Depending on the current openfilehandel limit, this code will fail.

After manipulateion of the current sheet, it should not be neccessary to keep the filehandle open. I tried to close the handle manually by adding

            ((SXSSFSheet) sheet).getWorksheetXMLInputStream().close();

just before the end of the "sheet loop". Note that an side effect of getWorksheetXMLInputStream is to close the writer FileHandle.
Unfortunately the final call to 

        wb.write(fileOut);

tries to call flush again:

Exception in thread "main" java.io.IOException: Stream closed
	at java.io.BufferedWriter.ensureOpen(BufferedWriter.java:116)
	at java.io.BufferedWriter.flushBuffer(BufferedWriter.java:126)
	at java.io.BufferedWriter.flush(BufferedWriter.java:253)
	at org.apache.poi.xssf.streaming.SheetDataWriter.close(SheetDataWriter.java:97)
	at org.apache.poi.xssf.streaming.SXSSFSheet.getWorksheetXMLInputStream(SXSSFSheet.java:86)
	at org.apache.poi.xssf.streaming.SXSSFWorkbook.injectData(SXSSFWorkbook.java:353)
	at org.apache.poi.xssf.streaming.SXSSFWorkbook.write(SXSSFWorkbook.java:891)
	at com.gfk.ait.convertserver.xml2excel.xlsx.Xml2XlsxConverter.main(Xml2XlsxConverter.java:56)
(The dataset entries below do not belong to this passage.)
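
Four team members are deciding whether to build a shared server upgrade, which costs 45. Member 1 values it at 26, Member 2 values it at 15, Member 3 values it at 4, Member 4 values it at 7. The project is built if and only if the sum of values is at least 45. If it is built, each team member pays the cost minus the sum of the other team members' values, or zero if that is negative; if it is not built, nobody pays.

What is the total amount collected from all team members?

27

Total value 52 ≥ cost 45, so it is built.
Member 1: others sum to 26; max(0, 45 - 26) = 19.
Member 2: others sum to 37; max(0, 45 - 37) = 8.
Member 3: others sum to 48; max(0, 45 - 48) = 0.
Member 4: others sum to 45; max(0, 45 - 45) = 0.
Total collected = 19 + 8 + 0 + 0 = 27.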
If i debug-eleminate the final calls to SheetDataWriter.close (as they have been closed before), the code works and the resulting xlsx document is valid.

A call getWorksheetXMLInputStream should try to close the _writer stream only once.
The interface should provide a clean method to release the filehandle.
Comment 1 Dominik Stadler 2015-09-28 19:03:26 UTC
Creating such a big workbook is probably a bit out of the normal use of POI, I'm not sure if we should invest time to add complexity only to handle such extreme cases when a simple raise of the ulimit will make it work for you as well. Is there a reason why you cannot simply set the max open files on your machine to a higher value?
Comment 2 Dominik Stadler 2016-03-12 15:40:33 UTC
As there was no response I am closing this for now, the required changes seem quite risky and only very few people will work with such big files. 

A simple workaround is to raise the maximum number of file-handles in these cases.